İYİ Parti Sözcüsü Zorlu, "İYİ Parti ve AKP anlaştı" iddiasını yalanladı

"Bir yanlış anlaşılma var"

İYİ Parti Sözcüsü Zorlu, "İYİ Parti ve AKP anlaştı" iddiasını yalanladı




İYİ Parti Sözcüsü Zorlu, "İYİ Parti ve AKP anlaştı" iddiasını yalanladı, Akşener'in gazetecilere tavrına "yanlış anlaşılma" dedi

İYİ Parti Sözcüsü ve Medya İlişkileri Başkanı Prof. Dr. Kürşad Zorlu, eski İzmir Milletvekili Aytun Çıray’ın, yerel seçimlere yönelik İYİ Parti’nin AKP ile anlaştığına dair iddiasını yalanladı. Zorlu, “Bu iddiaların ciddiye alınacak bir yanı yok. Böyle bir şey kesinlikle söz konusu değil. Bu iddiayı ortaya atanlara şu soruyu sormak isterim: CHP’nin İzmir Büyükşehir Belediye Başkanı belli mi? Bu konuda bazı kafa karışıklıkları var.” dedi.

İYİ Parti Sözcüsü ve Medya İlişkileri Başkanı Prof. Dr. Zorlu, Başkanlık Divanı toplantısı ardından genel merkezde basın mensuplarının karşısına geçti.
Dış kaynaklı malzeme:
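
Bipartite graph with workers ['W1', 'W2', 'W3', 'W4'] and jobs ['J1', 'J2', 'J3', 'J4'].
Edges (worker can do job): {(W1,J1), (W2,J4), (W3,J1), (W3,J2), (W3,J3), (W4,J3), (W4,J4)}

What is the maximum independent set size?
Maximum independent set = 4

By König's theorem:
- Min vertex cover = Max matching = 4
- Max independent set = Total vertices - Min vertex cover
- Max independent set = 8 - 4 = 4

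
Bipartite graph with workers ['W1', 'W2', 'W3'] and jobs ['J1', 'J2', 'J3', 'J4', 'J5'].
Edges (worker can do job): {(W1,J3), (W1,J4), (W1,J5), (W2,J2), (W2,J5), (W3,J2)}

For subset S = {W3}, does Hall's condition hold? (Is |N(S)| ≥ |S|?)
Yes: |N(S)| = 1, |S| = 1

Subset S = {W3}
Neighbors N(S) = {J2}

|N(S)| = 1, |S| = 1
Hall's condition: |N(S)| ≥ |S| is satisfied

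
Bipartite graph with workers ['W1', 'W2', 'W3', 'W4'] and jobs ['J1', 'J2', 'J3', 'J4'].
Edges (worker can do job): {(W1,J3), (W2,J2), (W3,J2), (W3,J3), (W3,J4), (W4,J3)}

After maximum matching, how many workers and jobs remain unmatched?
Unmatched: 1 workers, 1 jobs

Maximum matching size: 3
Workers: 4 total, 3 matched, 1 unmatched
Jobs: 4 total, 3 matched, 1 unmatched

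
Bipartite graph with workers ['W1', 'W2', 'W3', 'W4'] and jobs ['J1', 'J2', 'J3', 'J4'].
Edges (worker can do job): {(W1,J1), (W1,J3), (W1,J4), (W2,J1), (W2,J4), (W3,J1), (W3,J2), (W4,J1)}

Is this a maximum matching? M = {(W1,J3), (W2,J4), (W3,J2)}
No, size 3 is not maximum

Proposed matching has size 3.
Maximum matching size for this graph: 4.

This is NOT maximum - can be improved to size 4.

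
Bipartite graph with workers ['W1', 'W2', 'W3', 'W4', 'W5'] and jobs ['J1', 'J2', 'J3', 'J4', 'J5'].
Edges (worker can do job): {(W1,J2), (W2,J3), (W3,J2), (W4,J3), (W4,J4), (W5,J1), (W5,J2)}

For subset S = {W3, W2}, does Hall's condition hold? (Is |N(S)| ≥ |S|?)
Yes: |N(S)| = 2, |S| = 2

Subset S = {W3, W2}
Neighbors N(S) = {J2, J3}

|N(S)| = 2, |S| = 2
Hall's condition: |N(S)| ≥ |S| is satisfied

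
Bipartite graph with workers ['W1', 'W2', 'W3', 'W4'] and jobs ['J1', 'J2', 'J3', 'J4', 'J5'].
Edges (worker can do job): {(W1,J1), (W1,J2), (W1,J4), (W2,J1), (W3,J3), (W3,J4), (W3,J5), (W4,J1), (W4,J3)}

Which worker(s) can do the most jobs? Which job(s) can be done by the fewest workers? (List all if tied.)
Most versatile: W1, W3 (3 jobs); Least covered: J2, J5 (1 workers)

Worker degrees (jobs they can do): W1:3, W2:1, W3:3, W4:2
Job degrees (workers who can do it): J1:3, J2:1, J3:2, J4:2, J5:1

Maximum worker degree is 3, achieved by: W1, W3
Minimum job degree is 1, achieved by: J2, J5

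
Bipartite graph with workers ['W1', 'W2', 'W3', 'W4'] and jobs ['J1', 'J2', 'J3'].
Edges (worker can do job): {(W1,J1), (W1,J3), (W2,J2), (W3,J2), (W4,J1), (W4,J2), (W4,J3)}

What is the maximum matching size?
Maximum matching size = 3

Maximum matching: {(W1,J3), (W3,J2), (W4,J1)}
Size: 3

This assigns 3 workers to 3 distinct jobs.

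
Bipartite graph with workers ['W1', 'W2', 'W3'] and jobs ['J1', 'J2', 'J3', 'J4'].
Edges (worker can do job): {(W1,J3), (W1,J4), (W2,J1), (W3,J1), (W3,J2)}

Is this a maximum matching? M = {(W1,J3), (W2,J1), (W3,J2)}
Yes, size 3 is maximum

Proposed matching has size 3.
Maximum matching size for this graph: 3.

This is a maximum matching.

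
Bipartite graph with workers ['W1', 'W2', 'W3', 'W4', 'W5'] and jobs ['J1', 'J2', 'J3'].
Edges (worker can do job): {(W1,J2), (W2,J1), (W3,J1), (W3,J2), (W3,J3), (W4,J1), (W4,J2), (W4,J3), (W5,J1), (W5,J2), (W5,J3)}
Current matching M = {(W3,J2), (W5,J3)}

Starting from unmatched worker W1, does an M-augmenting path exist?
Yes: W1 → J2 → W3 → J1

An M-augmenting path alternates non-matching / matching edges, starting and ending at unmatched vertices.
Path: W1 → J2 → W3 → J1
(J1 is unmatched in M, so the path is augmenting.)
Flipping edges along this path would increase |M| from 2 to 3.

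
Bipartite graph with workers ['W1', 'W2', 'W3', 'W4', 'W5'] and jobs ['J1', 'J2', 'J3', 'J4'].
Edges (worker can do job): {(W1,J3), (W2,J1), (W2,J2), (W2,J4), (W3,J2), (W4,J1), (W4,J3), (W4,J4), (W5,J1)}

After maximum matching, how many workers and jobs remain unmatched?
Unmatched: 1 workers, 0 jobs

Maximum matching size: 4
Workers: 5 total, 4 matched, 1 unmatched
Jobs: 4 total, 4 matched, 0 unmatched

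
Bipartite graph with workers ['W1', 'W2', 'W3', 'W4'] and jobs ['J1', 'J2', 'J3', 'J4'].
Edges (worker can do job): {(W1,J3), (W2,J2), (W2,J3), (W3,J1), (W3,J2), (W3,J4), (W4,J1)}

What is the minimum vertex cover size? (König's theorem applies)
Minimum vertex cover size = 4

By König's theorem: in bipartite graphs,
min vertex cover = max matching = 4

Maximum matching has size 4, so minimum vertex cover also has size 4.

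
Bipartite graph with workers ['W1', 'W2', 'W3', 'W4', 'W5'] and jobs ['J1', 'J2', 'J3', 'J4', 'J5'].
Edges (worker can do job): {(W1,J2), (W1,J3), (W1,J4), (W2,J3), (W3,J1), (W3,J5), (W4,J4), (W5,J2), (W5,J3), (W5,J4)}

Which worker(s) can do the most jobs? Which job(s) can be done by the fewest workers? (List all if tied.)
Most versatile: W1, W5 (3 jobs); Least covered: J1, J5 (1 workers)

Worker degrees (jobs they can do): W1:3, W2:1, W3:2, W4:1, W5:3
Job degrees (workers who can do it): J1:1, J2:2, J3:3, J4:3, J5:1

Maximum worker degree is 3, achieved by: W1, W5
Minimum job degree is 1, achieved by: J1, J5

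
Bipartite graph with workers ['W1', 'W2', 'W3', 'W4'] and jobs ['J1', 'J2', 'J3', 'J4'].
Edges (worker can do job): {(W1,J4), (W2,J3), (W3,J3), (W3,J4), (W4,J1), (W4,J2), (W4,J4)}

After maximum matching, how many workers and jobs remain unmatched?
Unmatched: 1 workers, 1 jobs

Maximum matching size: 3
Workers: 4 total, 3 matched, 1 unmatched
Jobs: 4 total, 3 matched, 1 unmatched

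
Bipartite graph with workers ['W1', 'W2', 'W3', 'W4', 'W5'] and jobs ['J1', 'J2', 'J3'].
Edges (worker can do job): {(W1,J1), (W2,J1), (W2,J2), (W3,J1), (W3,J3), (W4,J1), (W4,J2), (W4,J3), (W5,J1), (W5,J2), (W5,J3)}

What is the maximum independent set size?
Maximum independent set = 5

By König's theorem:
- Min vertex cover = Max matching = 3
- Max independent set = Total vertices - Min vertex cover
- Max independent set = 8 - 3 = 5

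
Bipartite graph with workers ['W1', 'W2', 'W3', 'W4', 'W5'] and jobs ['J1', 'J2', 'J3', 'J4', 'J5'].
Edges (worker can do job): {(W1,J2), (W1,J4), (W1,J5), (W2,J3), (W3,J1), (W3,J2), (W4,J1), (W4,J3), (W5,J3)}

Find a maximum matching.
Matching: {(W1,J4), (W3,J2), (W4,J1), (W5,J3)}

Maximum matching (size 4):
  W1 → J4
  W3 → J2
  W4 → J1
  W5 → J3

Each worker is assigned to at most one job, and each job to at most one worker.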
Gazze’de yaşananlar sonrası milli yas dolayısıyla ertelenen İYİ Parti’nin 6. kuruluş yıl dönümü etkinliğinin 28 Ekim Cumartesi günü Ankara Atatürk Spor Salonu’nda düzenleneceğini belirten Zorlu, “Bunun bizim için önemli bir yanı var. 29 Ekim Cumhuriyet Bayramı’ndan bir gün önce büyük Atatürk, Çankaya Köşkü’nde “Efendiler, yarın Cumhuriyeti ilan edeceğiz” demişti. Ve artık Cumhuriyetimizin ikinci asrına adım atmaya kısa bir süre kaldı. Bu vesileyle Cumhuriyetimizin yeni yüzyılında Milli Yükseliş’in coşku ve kararlılığını hep birlikte göstereceğimiz buluşmamıza vatandaşlarımızı davet ediyoruz” dedi.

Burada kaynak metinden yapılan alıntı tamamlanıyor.